Un largo suspiro se precipitó, y Paul golpeó con los dedos los reposabrazos. El hogar. El único lugar en el que quería estar ahora.

"Necesitamos saber de qué son capaces los nazis", dijo Duff. "Toda información ayuda. Usted prestaría un gran servicio a su país".

La fotografía en su escritorio lo atrajo: Simone sosteniendo a Josie en Navidad. Aunque la imagen de su esposa estaba congelada, el desafío brillaba en sus ojos oscuros. Simone, la mujer que se había cortado el pelo y se había vestido de hombre para poder correr con los coches. Simone asumiría el riesgo.

¿O lo haría? Simone había abandonado las carreras cuando llegó Josie.

"Josie", murmuró. "Sólo tiene tres años. Si me pasara algo..."

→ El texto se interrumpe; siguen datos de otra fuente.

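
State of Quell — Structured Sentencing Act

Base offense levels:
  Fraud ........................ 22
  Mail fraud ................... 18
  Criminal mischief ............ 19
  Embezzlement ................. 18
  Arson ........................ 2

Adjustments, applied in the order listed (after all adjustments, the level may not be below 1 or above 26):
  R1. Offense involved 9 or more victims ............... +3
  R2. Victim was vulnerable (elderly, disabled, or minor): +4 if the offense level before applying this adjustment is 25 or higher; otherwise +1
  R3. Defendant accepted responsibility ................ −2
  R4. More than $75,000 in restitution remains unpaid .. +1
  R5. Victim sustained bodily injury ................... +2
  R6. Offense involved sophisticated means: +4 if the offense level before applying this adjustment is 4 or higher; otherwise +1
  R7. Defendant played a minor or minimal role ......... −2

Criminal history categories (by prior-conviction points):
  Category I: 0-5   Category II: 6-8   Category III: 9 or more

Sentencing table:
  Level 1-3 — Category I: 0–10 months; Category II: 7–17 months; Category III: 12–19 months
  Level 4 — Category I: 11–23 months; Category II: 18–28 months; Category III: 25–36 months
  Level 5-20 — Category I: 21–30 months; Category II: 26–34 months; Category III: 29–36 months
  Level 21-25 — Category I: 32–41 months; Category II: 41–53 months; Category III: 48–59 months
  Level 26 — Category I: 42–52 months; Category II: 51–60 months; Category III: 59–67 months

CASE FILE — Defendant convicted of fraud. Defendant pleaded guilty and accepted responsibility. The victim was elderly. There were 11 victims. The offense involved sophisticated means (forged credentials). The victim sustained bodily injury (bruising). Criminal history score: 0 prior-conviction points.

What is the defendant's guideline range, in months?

Base offense level for fraud: 22.
R1 applies: 22 + 3 = 25.
R2 applies (level before this adjustment is 25 ≥ 25, so +4): 25 + 4 = 29.
R3 applies: 29 − 2 = 27.
R4 does not apply.
R5 applies: 27 + 2 = 29.
R6 applies (level before this adjustment is 29 ≥ 4, so +4): 29 + 4 = 33.
Level 33 exceeds the maximum of 26; capped at 26.
Final offense level: 26.
Criminal history: 0 prior points → Category I (0-5).
Level 26 falls in the 26 band.
Grid: Level 26 × Category I = 42-52 months.

42-52 months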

Duff suspiró profundamente. "Es una ciudadana americana. Cuidaríamos de ella, la llevaríamos a casa con tu familia en los Estados Unidos".

Sin padre. Huérfana.

Todo en él le decía que volviera a casa, que se alejara del peligro, que dejara atrás el dolor, que tomara el camino fácil.

Pero las palabras se agolparon en su cerebro, las palabras de su padre. "Nada de valor se encuentra en el camino fácil".

"Como ciudadano de una nación neutral, puedes irte cuando quieras". Duff señaló hacia la puerta. "Podrías probar esto durante un tiempo. Si no es útil, o si corres algún peligro, vende y vuelve a casa".

Paul cerró los ojos. La voz de Duff. La voz de Simone. La de su padre. Necesitaba buscar una voz más alta y más sabia, y necesitaba tiempo para tomar una decisión. "Lo pensaré y me pondré en contacto contigo".

"Gracias". Duff se levantó, estrechó la mano de Paul y se marchó.

Paul cerró la puerta del despacho y apoyó la frente en ella. ¿Por qué tenía la extraña sensación de que el Señor lo guiaría por el camino difícil? Normalmente lo hacía.